Voriger Eintrag Jahresübersicht | IndexseiteNächster Eintrag

[Reisetagebuch Weimar-Jungborn, 9. Juli 1912; Dienstag]

9 Juli (1912) Der Arzt, früherer Officier, geziertes, irrsinnig, weinerlich, burschikos aussehendes Lachen. Geht schwunghaft. Anhänger von Mazdaznan. Ein für den Ernst geschaffenes Gesicht. Glatt rasiert, Lippen zum an einanderpressen. Er tritt aus seinem Ordinationszimmer, man geht an ihm vorüber hinein, "Bitte einzutreten" lacht er einem nach. Verbietet mir das Obstessen mit dem Vorbehalt, dass ich ihm nicht folgen muß. Ich bin ein gebildeter Mann, soll seine Vorträge anhören, die auch gedruckt sind, soll die Sache studieren, mir meine Meinung bilden und mich dann danach verhalten. (Aus seinem gestrigen Vortrag: "Wenn man selbst vollständig verkrüppelte Zehen hat, an einer solchen Zehe aber zieht und dabei tief atmet, so kann man sie mit der Zeit gerade machen." Nach einer bestimmten Übung wachsen die Geschlechtsteile.
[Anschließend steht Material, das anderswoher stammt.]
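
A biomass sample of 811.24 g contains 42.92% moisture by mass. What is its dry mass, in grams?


Wd = Ww * (1 - MC/100)
= 811.24 * (1 - 42.92/100)
= 463.0558 g

463.0558 g


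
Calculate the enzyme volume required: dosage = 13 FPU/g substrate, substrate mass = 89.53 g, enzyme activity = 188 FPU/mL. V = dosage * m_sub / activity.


V = dosage * m_sub / activity
V = 13 * 89.53 / 188
V = 6.1909 mL

6.1909 mL


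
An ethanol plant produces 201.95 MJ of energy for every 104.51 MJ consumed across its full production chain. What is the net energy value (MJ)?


NEV = E_out - E_in
= 201.95 - 104.51
= 97.4400 MJ

97.4400 MJ


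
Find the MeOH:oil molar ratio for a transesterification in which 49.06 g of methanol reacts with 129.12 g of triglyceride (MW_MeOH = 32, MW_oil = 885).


Molar ratio = n_MeOH / n_oil = (MeOH/32) / (oil/885) = (MeOH * 885) / (32 * oil)
= (49.06 * 885) / (32 * 129.12)
= 10.5082

10.5082


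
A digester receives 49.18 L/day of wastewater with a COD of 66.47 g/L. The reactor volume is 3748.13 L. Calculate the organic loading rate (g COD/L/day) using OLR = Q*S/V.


OLR = Q * S / V
= 49.18 * 66.47 / 3748.13
= 0.8722 g/L/day

0.8722 g/L/day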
Aus den Verhaltungsmaßregeln: "Luftbäder in der Nacht sind sehr zu empfehlen (ich gleite einfach wenn es mir paßt aus meinem Bett und trete in die Wiese vor meiner Hütte) nur soll man sich dem Mondlicht nicht zu sehr aussetzen, das ist schädlich") Unsere gegenwärtigen Kleider kann man gar nicht waschen!! Heute früh: Waschen, Müllern, gemeinsames Turnen (ich heiße der Mann mit den Schwimmhosen), Singen einiger Choräle, Ballspiel im großen Kreis. 2 schöne schwedische Jungen mit langen Beinen, die so geformt und gespannt sind, dass man nur mit der Zunge richtig an ihnen hinfahren könnte. Koncert einer Militärkapelle aus Goslar. Nachmittag Heu gewendet. Abend mir den Magen so verdorben, dass ich vor Verdruß keinen Schritt machen will. Ein alter Schwede spielt mit einigen kleinen Mädchen Fangen und ist so am Spiel beteiligt, dass er einmal im Laufen ausruft: Wartet, ich werde Euch diese Dardanellen sperren. Meint den Durchgang zwischen 2 Gebüschen. Als ein altes nicht hübsches Kindermädchen vorübergieng: es ist doch etwas, an das man anklopfen könnte (der Rücken im schwarzen weißpunktierten Kleid). Das immerwährende grundlose Bedürfnis, sich anzuvertrauen. Jeden Menschen daraufhin ansehn, ob es bei ihm möglich ist und ob er für sich eine Gelegenheit hat.